In a matter of seconds, Gwenh was on the other side of the room, dragging her sleeve across her mouth. “You don’t have time for that,” she said peevishly, her whole face almost the colour of her birthmark, a plain display of embarrassment, humiliation, shame. “You’ve got a baby to worry about. Two, if you count Tai.”

Even though Mal had no idea what she was talking about — had they been talking about kids? — she could see just how badly she had complicated things: the unwanted kiss was a wrong step, a trip in their waltz that threw off the rhythm of their entire friendship. The horror of rejection felt immense in her teenaged mind, dawning for hours and hours after Gwenh had left, taking up all the space in her brain as she laid in her bed and tried not to cry.

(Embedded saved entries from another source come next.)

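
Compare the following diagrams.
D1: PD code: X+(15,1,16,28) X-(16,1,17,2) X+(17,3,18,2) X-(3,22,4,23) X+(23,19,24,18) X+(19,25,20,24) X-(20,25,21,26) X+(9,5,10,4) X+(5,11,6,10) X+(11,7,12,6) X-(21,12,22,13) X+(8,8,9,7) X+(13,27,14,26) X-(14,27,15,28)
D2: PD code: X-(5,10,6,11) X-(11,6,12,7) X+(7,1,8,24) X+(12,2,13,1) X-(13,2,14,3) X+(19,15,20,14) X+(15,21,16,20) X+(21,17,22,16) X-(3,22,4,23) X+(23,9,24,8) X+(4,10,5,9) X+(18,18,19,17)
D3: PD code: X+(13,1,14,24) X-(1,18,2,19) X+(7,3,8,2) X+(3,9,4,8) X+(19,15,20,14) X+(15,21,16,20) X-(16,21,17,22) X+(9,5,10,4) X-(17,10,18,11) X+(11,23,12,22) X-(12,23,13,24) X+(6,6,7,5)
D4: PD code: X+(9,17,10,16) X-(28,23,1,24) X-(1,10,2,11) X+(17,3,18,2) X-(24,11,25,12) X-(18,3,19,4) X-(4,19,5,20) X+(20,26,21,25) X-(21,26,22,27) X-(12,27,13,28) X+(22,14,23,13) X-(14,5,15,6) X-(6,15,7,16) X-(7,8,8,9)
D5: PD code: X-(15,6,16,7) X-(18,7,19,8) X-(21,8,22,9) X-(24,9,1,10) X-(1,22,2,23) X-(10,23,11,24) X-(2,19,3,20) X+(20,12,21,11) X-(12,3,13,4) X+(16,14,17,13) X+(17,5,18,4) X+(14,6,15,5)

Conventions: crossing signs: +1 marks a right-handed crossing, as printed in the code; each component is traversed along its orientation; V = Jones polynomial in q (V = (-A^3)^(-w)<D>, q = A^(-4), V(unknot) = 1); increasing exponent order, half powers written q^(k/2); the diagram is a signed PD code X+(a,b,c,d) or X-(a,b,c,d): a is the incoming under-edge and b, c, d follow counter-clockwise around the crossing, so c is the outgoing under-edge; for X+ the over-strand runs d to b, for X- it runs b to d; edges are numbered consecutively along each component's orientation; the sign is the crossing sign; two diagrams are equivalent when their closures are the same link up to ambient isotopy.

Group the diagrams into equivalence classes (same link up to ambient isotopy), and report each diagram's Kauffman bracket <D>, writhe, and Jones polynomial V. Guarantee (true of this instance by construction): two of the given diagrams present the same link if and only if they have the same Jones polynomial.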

By the time Mal was properly awake, she was sitting upright with her back pressed against the cold wall, staring into the darkness with her ears pricked, certain that someone was standing over her bed. The longer she squinted at the gloom, illuminated only by the bathroom's cold light spilling along the edges of the closed door, the more clear it became that she had only been dreaming: it was too dark to actually see anything, and there was nothing to hear besides the sleeping breaths of her bunk-mates. She rubbed her eyes, pressing her fist against her chest to steady her fast, shallow breathing — she was used to nightmares and well-practised in dismissing them, but it was a different thing entirely when the dream was so vivid, when she couldn’t be sure that there was no danger.

“Go back to sleep,” a low, raspy voice hissed — one she hadn't heard before, with even the briefest of words curling with an accent she was too tired to identify — as soft footsteps crept away.